Forex chief warns of ""hot money"" inflow in name of foreign investment
11/3/2005 11:23
China's foreign exchange chief Guo Shuqing on Friday told local governments
not to lure foreign investment "haphazardly", in a rare, stern warning against
the inflow of speculative funds, or "hot money" in the name of
investment. Regulators have been playing down the amount and impact of "hot
money" over the past year, but Guo, director of the State Administration of
Foreign Exchange (SAFE), said the country might see "no end of trouble for the
future" unless local governments are acutely aware of risk mitigation in soaking
in foreign funds. "China pays great attention to speculative funds," Guo said
in an interview with Xinhua on the sidelines of the annual session of the
National Committee of the Chinese People's Political Consultative Conference,
China's top advisory body. "Foreign exchange administration departments and
other macro- economic departments are investigating the issue and will punish
illegal activities severely." Foreign exchange reserve added as much as
US$206.7 billion last year alone. Guo said the overall inflow of capital is
"normal and legal" and reflects the "market scenario", but there are also some
"worrisome" problems. "Fake foreign investment" was actually used to purchase
renminbi-denominated assets and commercial housing on speculative purpose, he
noted. The SAFE has found some overseas people bought dozens of, even more
than 100 apartments in China's coastal cities -- "obviously not for their own
residing purpose", he said. The "hot money" pushed housing prices to a very
high level, making the cities look "prosperous", but does no good to investment
climate as it leads to higher living and business costs. Typically, this
means great risks for local financial institutions, enterprises and even
individuals. When the real estate bubble bursts, they will suffer from huge
losses, Guo explained. "Hot money" also sneaked into China under capital
accounts or based on no real trade, Guo pointed out. He emphasized that every
locality or foreign-funded enterprise in the country is obliged to abide by
foreign exchange administration rules. "Capital inflow is an important part
of China's overseas economy. We hope relevant sides join hands with us to
restrain speculative capital." Outstanding foreign debts surged 18 percent
year-on-year to 228. US$6 billion by the end of last year. Typically, the ratio
of short-term debts -- which should be serviced within one year -- to the total
reached 45.6 percent, beyond the internationally accepted safety line of 40
percent. Guo said the country's foreign exchange reserve -- hitting 609. US$9
billion at the end of 2004, second only to Japan -- is quite enough to pay the
debts. But for a single firm, its debts in foreign currency may snowball to an
amount that engenders " systematic risks". He revealed that newly-added
foreign exchange reserve last year include US$60.6 billion in foreign direct
investment, US$32 billion in trade surplus as calculated by the customs, US$30
billion from foreign exchange clearing under the account of imports and exports
by enterprises, US$35 billion in foreign debts, more than US$ten billion in
service trade surplus, US$30 billion in individual asset transfer and earnings
being brought about and more than US$10 billion in securities investment, among
others.

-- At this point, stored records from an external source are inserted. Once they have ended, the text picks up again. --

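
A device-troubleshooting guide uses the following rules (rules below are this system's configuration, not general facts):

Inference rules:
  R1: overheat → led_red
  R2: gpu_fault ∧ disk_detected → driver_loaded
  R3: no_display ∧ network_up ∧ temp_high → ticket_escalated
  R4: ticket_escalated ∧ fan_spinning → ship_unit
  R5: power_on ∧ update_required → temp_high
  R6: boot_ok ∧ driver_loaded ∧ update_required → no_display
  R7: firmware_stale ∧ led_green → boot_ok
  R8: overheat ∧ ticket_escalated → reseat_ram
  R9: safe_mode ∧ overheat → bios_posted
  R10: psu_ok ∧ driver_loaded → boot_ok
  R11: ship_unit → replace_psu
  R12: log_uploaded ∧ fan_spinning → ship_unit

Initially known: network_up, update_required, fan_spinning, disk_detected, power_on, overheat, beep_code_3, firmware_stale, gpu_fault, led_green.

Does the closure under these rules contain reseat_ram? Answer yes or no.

yes

Round 1 fires R1, R2, R5, R7, giving led_red, driver_loaded, temp_high, boot_ok.
Round 2 fires R6, giving no_display.
Round 3 fires R3, giving ticket_escalated.
Round 4 fires R4, R8, giving ship_unit, reseat_ram.
Round 5 fires R11, giving replace_psu.
reseat_ram appears in round 4, so it is derivable.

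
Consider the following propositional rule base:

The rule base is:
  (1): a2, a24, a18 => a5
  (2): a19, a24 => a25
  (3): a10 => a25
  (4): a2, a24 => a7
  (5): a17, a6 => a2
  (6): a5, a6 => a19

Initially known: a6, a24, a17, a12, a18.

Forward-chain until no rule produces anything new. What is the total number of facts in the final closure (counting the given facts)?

10

Round 1 fires (5), giving a2.
Round 2 fires (1), (4), giving a5, a7.
Round 3 fires (6), giving a19.
Round 4 fires (2), giving a25.
Closure: {a12, a17, a18, a19, a2, a24, a25, a5, a6, a7} — 10 facts.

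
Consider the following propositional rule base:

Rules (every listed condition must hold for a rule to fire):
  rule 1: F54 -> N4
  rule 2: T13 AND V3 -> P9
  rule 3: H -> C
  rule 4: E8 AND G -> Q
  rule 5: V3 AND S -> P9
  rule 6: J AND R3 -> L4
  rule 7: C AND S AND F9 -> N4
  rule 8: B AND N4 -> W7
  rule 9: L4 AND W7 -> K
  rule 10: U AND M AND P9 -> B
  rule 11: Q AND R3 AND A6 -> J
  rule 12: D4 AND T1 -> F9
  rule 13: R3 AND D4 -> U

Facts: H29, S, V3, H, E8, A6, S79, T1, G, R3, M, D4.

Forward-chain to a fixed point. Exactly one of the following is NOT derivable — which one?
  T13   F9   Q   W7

Round 1: rule 3 [H -> C]; rule 4 [E8 AND G -> Q]; rule 5 [V3 AND S -> P9]; rule 12 [D4 AND T1 -> F9]; rule 13 [R3 AND D4 -> U]. New: C, Q, P9, F9, U.
Round 2: rule 7 [C AND S AND F9 -> N4]; rule 10 [U AND M AND P9 -> B]; rule 11 [Q AND R3 AND A6 -> J]. New: N4, B, J.
Round 3: rule 6 [J AND R3 -> L4]; rule 8 [B AND N4 -> W7]. New: L4, W7.
Round 4: rule 9 [L4 AND W7 -> K]. New: K.
Derived: W7 (round 3), Q (round 1), F9 (round 1). T13 never appears in any round.

T13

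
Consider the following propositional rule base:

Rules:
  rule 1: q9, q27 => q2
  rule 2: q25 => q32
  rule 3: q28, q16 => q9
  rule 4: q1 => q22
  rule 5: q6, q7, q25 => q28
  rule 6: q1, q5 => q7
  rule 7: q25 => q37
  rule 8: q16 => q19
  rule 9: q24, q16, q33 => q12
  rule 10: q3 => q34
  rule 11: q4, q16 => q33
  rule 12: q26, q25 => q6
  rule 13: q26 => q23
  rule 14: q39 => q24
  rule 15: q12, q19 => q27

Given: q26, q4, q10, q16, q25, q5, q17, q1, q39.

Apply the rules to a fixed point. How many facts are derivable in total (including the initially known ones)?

Round 1 fires rule 2, rule 4, rule 6, rule 7, rule 8, rule 11, rule 12, rule 13, rule 14, giving q32, q22, q7, q37, q19, q33, q6, q23, q24.
Round 2 fires rule 5, rule 9, giving q28, q12.
Round 3 fires rule 3, rule 15, giving q9, q27.
Round 4 fires rule 1, giving q2.
Closure: {q1, q10, q12, q16, q17, q19, q2, q22, q23, q24, q25, q26, q27, q28, q32, q33, q37, q39, q4, q5, q6, q7, q9} — 23 facts.

23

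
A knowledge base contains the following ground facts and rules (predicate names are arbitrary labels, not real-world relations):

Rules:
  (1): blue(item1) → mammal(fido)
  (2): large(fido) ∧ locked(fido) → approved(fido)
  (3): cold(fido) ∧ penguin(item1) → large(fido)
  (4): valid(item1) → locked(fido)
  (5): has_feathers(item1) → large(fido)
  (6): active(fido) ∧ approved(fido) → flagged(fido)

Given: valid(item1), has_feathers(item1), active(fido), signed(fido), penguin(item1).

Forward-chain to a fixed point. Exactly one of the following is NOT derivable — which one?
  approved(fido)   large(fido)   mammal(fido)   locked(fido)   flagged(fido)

mammal(fido)

Round 1: (4) [valid(item1) → locked(fido)]; (5) [has_feathers(item1) → large(fido)]. Adds locked(fido), large(fido).
Round 2: (2) [large(fido) ∧ locked(fido) → approved(fido)]. Adds approved(fido).
Round 3: (6) [active(fido) ∧ approved(fido) → flagged(fido)]. Adds flagged(fido).
Derived: flagged(fido) (round 3), large(fido) (round 1), approved(fido) (round 2), locked(fido) (round 1). mammal(fido) never appears in any round.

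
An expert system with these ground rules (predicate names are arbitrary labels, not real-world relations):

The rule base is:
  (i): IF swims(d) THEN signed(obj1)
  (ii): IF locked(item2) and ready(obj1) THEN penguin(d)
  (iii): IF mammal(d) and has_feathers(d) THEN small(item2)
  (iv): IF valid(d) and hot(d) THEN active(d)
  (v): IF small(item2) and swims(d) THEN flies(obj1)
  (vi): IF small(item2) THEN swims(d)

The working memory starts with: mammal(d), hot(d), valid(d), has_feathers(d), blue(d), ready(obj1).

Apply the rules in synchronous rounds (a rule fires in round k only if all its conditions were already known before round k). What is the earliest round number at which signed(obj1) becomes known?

3

Round 1 fires (iii), (iv), giving small(item2), active(d).
Round 2 fires (vi), giving swims(d).
Round 3 fires (i), (v), giving signed(obj1), flies(obj1).
signed(obj1) first appears in round 3.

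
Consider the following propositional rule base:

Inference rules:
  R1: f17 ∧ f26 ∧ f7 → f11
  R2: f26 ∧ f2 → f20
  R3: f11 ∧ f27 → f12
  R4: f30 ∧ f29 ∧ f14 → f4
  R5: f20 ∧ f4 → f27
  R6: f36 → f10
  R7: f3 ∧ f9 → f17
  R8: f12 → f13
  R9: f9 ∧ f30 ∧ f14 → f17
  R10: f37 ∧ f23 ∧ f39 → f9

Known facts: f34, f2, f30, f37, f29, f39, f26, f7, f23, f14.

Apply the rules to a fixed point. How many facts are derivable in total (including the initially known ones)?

Round 1: R2 [f26 ∧ f2 → f20]; R4 [f30 ∧ f29 ∧ f14 → f4]; R10 [f37 ∧ f23 ∧ f39 → f9]. New: f20, f4, f9.
Round 2: R5 [f20 ∧ f4 → f27]; R9 [f9 ∧ f30 ∧ f14 → f17]. New: f27, f17.
Round 3: R1 [f17 ∧ f26 ∧ f7 → f11]. New: f11.
Round 4: R3 [f11 ∧ f27 → f12]. New: f12.
Round 5: R8 [f12 → f13]. New: f13.
Closure: {f11, f12, f13, f14, f17, f2, f20, f23, f26, f27, f29, f30, f34, f37, f39, f4, f7, f9} — 18 facts.

18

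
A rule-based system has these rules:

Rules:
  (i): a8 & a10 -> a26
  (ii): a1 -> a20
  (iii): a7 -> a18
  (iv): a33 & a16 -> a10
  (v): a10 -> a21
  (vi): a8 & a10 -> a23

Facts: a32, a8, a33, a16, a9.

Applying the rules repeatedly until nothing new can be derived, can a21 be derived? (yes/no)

Round 1: (iv) [a33 & a16 -> a10]. Adds a10.
Round 2: (i) [a8 & a10 -> a26]; (v) [a10 -> a21]; (vi) [a8 & a10 -> a23]. Adds a26, a21, a23.
a21 appears in round 2, so it is derivable.

yes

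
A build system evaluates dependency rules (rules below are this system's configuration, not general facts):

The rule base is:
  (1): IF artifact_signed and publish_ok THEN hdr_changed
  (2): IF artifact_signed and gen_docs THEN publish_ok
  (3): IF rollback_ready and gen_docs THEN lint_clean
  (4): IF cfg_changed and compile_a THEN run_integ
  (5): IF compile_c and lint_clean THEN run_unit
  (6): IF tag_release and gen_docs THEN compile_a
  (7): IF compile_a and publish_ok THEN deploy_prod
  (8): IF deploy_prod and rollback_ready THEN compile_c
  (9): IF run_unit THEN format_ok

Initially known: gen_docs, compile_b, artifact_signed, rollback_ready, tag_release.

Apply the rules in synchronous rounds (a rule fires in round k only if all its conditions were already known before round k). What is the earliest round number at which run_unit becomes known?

4

Round 1: (2) [IF artifact_signed and gen_docs THEN publish_ok]; (3) [IF rollback_ready and gen_docs THEN lint_clean]; (6) [IF tag_release and gen_docs THEN compile_a]. New: publish_ok, lint_clean, compile_a.
Round 2: (1) [IF artifact_signed and publish_ok THEN hdr_changed]; (7) [IF compile_a and publish_ok THEN deploy_prod]. New: hdr_changed, deploy_prod.
Round 3: (8) [IF deploy_prod and rollback_ready THEN compile_c]. New: compile_c.
Round 4: (5) [IF compile_c and lint_clean THEN run_unit]. New: run_unit.
run_unit first appears in round 4.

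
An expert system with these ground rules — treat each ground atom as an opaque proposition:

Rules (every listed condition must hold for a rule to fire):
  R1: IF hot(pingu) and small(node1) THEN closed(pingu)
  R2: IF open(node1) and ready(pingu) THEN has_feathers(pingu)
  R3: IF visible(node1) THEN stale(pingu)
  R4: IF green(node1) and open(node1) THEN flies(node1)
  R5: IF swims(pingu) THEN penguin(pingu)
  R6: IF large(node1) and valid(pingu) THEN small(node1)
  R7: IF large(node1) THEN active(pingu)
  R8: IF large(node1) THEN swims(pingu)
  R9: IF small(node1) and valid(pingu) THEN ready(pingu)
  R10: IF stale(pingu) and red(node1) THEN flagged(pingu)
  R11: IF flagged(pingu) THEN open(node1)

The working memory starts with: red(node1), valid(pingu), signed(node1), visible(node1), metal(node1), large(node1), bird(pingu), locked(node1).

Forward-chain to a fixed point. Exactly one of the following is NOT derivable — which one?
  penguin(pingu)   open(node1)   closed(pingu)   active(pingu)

closed(pingu)

[1] R3 [IF visible(node1) THEN stale(pingu)]; R6 [IF large(node1) and valid(pingu) THEN small(node1)]; R7 [IF large(node1) THEN active(pingu)]; R8 [IF large(node1) THEN swims(pingu)]. ⇒ new: stale(pingu), small(node1), active(pingu), swims(pingu).
[2] R5 [IF swims(pingu) THEN penguin(pingu)]; R9 [IF small(node1) and valid(pingu) THEN ready(pingu)]; R10 [IF stale(pingu) and red(node1) THEN flagged(pingu)]. ⇒ new: penguin(pingu), ready(pingu), flagged(pingu).
[3] R11 [IF flagged(pingu) THEN open(node1)]. ⇒ new: open(node1).
[4] R2 [IF open(node1) and ready(pingu) THEN has_feathers(pingu)]. ⇒ new: has_feathers(pingu).
Derived: active(pingu) (round 1), penguin(pingu) (round 2), open(node1) (round 3). closed(pingu) never appears in any round.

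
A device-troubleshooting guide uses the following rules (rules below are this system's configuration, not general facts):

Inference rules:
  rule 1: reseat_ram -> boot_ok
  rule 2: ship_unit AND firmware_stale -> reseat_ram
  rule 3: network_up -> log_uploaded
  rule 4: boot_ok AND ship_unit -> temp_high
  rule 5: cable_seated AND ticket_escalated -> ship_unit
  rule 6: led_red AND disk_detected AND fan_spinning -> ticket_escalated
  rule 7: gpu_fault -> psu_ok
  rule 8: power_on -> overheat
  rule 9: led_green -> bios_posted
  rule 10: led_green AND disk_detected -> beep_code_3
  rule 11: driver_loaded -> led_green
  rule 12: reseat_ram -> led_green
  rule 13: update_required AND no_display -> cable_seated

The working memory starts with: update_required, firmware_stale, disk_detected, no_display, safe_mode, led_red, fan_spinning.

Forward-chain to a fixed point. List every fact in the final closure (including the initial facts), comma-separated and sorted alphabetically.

Round 1 fires rule 6, rule 13, giving ticket_escalated, cable_seated.
Round 2 fires rule 5, giving ship_unit.
Round 3 fires rule 2, giving reseat_ram.
Round 4 fires rule 1, rule 12, giving boot_ok, led_green.
Round 5 fires rule 4, rule 9, rule 10, giving temp_high, bios_posted, beep_code_3.

beep_code_3, bios_posted, boot_ok, cable_seated, disk_detected, fan_spinning, firmware_stale, led_green, led_red, no_display, reseat_ram, safe_mode, ship_unit, temp_high, ticket_escalated, update_required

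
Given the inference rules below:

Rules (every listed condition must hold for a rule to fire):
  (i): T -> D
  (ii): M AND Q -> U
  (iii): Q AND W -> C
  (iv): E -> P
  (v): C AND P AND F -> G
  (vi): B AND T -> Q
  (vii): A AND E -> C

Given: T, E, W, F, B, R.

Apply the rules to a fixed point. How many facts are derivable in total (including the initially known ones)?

11

[1] (i) [T -> D]; (iv) [E -> P]; (vi) [B AND T -> Q]. ⇒ new: D, P, Q.
[2] (iii) [Q AND W -> C]. ⇒ new: C.
[3] (v) [C AND P AND F -> G]. ⇒ new: G.
Closure: {B, C, D, E, F, G, P, Q, R, T, W} — 11 facts.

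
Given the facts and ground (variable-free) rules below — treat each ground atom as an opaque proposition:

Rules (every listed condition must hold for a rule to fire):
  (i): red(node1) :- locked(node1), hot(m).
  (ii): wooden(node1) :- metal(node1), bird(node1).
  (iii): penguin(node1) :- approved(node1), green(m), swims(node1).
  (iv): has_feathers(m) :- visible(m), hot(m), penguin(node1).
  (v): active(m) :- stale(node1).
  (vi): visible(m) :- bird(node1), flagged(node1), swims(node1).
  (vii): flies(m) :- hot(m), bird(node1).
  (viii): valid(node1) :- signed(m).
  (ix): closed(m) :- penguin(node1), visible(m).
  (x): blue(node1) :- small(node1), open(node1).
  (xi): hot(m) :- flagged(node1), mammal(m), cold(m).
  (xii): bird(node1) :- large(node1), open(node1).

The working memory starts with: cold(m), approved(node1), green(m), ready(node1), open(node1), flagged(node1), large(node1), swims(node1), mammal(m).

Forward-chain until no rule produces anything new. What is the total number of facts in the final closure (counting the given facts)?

16

Round 1 fires (iii), (xi), (xii), giving penguin(node1), hot(m), bird(node1).
Round 2 fires (vi), (vii), giving visible(m), flies(m).
Round 3 fires (iv), (ix), giving has_feathers(m), closed(m).
Closure: {approved(node1), bird(node1), closed(m), cold(m), flagged(node1), flies(m), green(m), has_feathers(m), hot(m), large(node1), mammal(m), open(node1), penguin(node1), ready(node1), swims(node1), visible(m)} — 16 facts.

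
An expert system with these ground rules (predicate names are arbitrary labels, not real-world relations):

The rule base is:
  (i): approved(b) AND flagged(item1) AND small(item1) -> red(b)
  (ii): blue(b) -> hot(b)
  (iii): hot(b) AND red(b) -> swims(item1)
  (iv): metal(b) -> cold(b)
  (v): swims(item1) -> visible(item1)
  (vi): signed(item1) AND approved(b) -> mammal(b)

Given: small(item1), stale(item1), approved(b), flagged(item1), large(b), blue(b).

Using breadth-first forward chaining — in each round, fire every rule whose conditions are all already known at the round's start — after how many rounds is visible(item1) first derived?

3

Round 1 fires (i), (ii), giving red(b), hot(b).
Round 2 fires (iii), giving swims(item1).
Round 3 fires (v), giving visible(item1).
visible(item1) first appears in round 3.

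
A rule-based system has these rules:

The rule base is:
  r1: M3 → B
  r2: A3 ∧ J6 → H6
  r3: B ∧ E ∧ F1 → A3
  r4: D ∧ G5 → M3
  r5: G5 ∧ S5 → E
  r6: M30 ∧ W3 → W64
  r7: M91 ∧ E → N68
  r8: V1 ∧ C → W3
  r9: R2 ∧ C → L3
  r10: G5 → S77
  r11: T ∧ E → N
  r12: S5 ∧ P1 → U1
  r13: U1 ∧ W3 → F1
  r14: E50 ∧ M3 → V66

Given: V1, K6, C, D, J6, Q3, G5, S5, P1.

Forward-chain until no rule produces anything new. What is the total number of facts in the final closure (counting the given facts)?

Round 1: r4 [D ∧ G5 → M3]; r5 [G5 ∧ S5 → E]; r8 [V1 ∧ C → W3]; r10 [G5 → S77]; r12 [S5 ∧ P1 → U1]. New: M3, E, W3, S77, U1.
Round 2: r1 [M3 → B]; r13 [U1 ∧ W3 → F1]. New: B, F1.
Round 3: r3 [B ∧ E ∧ F1 → A3]. New: A3.
Round 4: r2 [A3 ∧ J6 → H6]. New: H6.
Closure: {A3, B, C, D, E, F1, G5, H6, J6, K6, M3, P1, Q3, S5, S77, U1, V1, W3} — 18 facts.

18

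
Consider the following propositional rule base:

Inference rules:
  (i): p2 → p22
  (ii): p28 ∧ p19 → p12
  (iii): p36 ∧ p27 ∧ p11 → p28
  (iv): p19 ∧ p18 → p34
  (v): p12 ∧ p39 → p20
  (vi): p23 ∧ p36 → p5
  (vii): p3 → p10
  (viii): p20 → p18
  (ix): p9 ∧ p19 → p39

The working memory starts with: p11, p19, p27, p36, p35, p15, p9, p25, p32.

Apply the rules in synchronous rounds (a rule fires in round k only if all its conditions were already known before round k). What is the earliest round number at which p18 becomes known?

Round 1 fires (iii), (ix), giving p28, p39.
Round 2 fires (ii), giving p12.
Round 3 fires (v), giving p20.
Round 4 fires (viii), giving p18.
p18 first appears in round 4.

4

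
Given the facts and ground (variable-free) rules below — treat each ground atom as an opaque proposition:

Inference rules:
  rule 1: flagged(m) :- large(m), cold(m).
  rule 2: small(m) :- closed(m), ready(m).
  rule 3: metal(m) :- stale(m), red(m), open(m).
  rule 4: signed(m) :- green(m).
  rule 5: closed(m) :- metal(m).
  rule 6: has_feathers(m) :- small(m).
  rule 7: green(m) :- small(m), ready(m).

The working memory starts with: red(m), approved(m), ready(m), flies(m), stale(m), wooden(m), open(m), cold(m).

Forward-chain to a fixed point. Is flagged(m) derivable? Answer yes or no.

no

[1] rule 3 [metal(m) :- stale(m), red(m), open(m).]. ⇒ new: metal(m).
[2] rule 5 [closed(m) :- metal(m).]. ⇒ new: closed(m).
[3] rule 2 [small(m) :- closed(m), ready(m).]. ⇒ new: small(m).
[4] rule 6 [has_feathers(m) :- small(m).]; rule 7 [green(m) :- small(m), ready(m).]. ⇒ new: has_feathers(m), green(m).
[5] rule 4 [signed(m) :- green(m).]. ⇒ new: signed(m).
Fixed point reached. flagged(m) is concluded only by rule 1; rule 1 needs large(m) (never derived).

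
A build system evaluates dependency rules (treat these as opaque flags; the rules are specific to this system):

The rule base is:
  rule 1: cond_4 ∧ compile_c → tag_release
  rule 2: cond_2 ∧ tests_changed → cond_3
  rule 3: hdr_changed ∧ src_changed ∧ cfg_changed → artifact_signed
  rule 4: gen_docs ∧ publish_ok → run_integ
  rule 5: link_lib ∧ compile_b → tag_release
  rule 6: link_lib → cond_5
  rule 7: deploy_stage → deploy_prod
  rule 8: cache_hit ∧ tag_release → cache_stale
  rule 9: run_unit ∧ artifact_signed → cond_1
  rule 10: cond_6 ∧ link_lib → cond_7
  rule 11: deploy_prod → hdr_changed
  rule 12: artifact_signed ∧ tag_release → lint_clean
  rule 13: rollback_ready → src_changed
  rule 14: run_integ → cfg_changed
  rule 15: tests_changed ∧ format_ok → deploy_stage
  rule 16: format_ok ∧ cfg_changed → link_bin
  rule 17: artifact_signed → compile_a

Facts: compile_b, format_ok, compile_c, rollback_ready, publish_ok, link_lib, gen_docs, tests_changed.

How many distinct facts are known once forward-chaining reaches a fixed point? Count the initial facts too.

[1] rule 4 [gen_docs ∧ publish_ok → run_integ]; rule 5 [link_lib ∧ compile_b → tag_release]; rule 6 [link_lib → cond_5]; rule 13 [rollback_ready → src_changed]; rule 15 [tests_changed ∧ format_ok → deploy_stage]. ⇒ new: run_integ, tag_release, cond_5, src_changed, deploy_stage.
[2] rule 7 [deploy_stage → deploy_prod]; rule 14 [run_integ → cfg_changed]. ⇒ new: deploy_prod, cfg_changed.
[3] rule 11 [deploy_prod → hdr_changed]; rule 16 [format_ok ∧ cfg_changed → link_bin]. ⇒ new: hdr_changed, link_bin.
[4] rule 3 [hdr_changed ∧ src_changed ∧ cfg_changed → artifact_signed]. ⇒ new: artifact_signed.
[5] rule 12 [artifact_signed ∧ tag_release → lint_clean]; rule 17 [artifact_signed → compile_a]. ⇒ new: lint_clean, compile_a.
Closure: {artifact_signed, cfg_changed, compile_a, compile_b, compile_c, cond_5, deploy_prod, deploy_stage, format_ok, gen_docs, hdr_changed, link_bin, link_lib, lint_clean, publish_ok, rollback_ready, run_integ, src_changed, tag_release, tests_changed} — 20 facts.

20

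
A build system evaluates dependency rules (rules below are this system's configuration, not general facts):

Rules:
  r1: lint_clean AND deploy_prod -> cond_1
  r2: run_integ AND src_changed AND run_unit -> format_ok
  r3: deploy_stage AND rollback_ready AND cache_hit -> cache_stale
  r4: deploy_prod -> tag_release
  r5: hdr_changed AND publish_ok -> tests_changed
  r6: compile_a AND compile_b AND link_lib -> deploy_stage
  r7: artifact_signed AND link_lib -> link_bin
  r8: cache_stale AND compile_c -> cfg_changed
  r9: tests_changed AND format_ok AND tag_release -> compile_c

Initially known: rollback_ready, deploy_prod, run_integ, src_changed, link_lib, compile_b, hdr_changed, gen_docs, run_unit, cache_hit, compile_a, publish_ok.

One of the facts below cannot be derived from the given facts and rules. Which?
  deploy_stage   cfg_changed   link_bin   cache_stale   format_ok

Round 1 fires r2, r4, r5, r6, giving format_ok, tag_release, tests_changed, deploy_stage.
Round 2 fires r3, r9, giving cache_stale, compile_c.
Round 3 fires r8, giving cfg_changed.
Derived: deploy_stage (round 1), cache_stale (round 2), cfg_changed (round 3), format_ok (round 1). link_bin never appears in any round.

link_bin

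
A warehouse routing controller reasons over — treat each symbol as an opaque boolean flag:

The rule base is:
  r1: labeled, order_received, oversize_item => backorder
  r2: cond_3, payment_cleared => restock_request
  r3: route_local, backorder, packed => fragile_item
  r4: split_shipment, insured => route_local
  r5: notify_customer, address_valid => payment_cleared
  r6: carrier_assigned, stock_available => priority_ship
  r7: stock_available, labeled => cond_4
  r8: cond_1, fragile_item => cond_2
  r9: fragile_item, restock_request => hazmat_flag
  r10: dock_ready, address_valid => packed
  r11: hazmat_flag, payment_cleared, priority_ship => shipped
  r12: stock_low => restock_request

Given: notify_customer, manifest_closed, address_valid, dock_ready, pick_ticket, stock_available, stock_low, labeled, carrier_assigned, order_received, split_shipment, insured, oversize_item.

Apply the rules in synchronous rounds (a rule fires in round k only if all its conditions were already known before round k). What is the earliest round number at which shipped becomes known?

Round 1: r1 [labeled, order_received, oversize_item => backorder]; r4 [split_shipment, insured => route_local]; r5 [notify_customer, address_valid => payment_cleared]; r6 [carrier_assigned, stock_available => priority_ship]; r7 [stock_available, labeled => cond_4]; r10 [dock_ready, address_valid => packed]; r12 [stock_low => restock_request]. Adds backorder, route_local, payment_cleared, priority_ship, cond_4, packed, restock_request.
Round 2: r3 [route_local, backorder, packed => fragile_item]. Adds fragile_item.
Round 3: r9 [fragile_item, restock_request => hazmat_flag]. Adds hazmat_flag.
Round 4: r11 [hazmat_flag, payment_cleared, priority_ship => shipped]. Adds shipped.
shipped first appears in round 4.

4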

Mountains of foreign exchange reserve has long been an excuse used by
some countries, especially the United States, to demand appreciation of the
yuan, which now floats against the US dollar within a narrow band. Premier
Wen Jiabao reiterated in his government work report Saturday that China,
however, will keep the yuan "basically stable " at a rational equilibrium, while
vowing to ameliorate the exchange rate determination mechanism.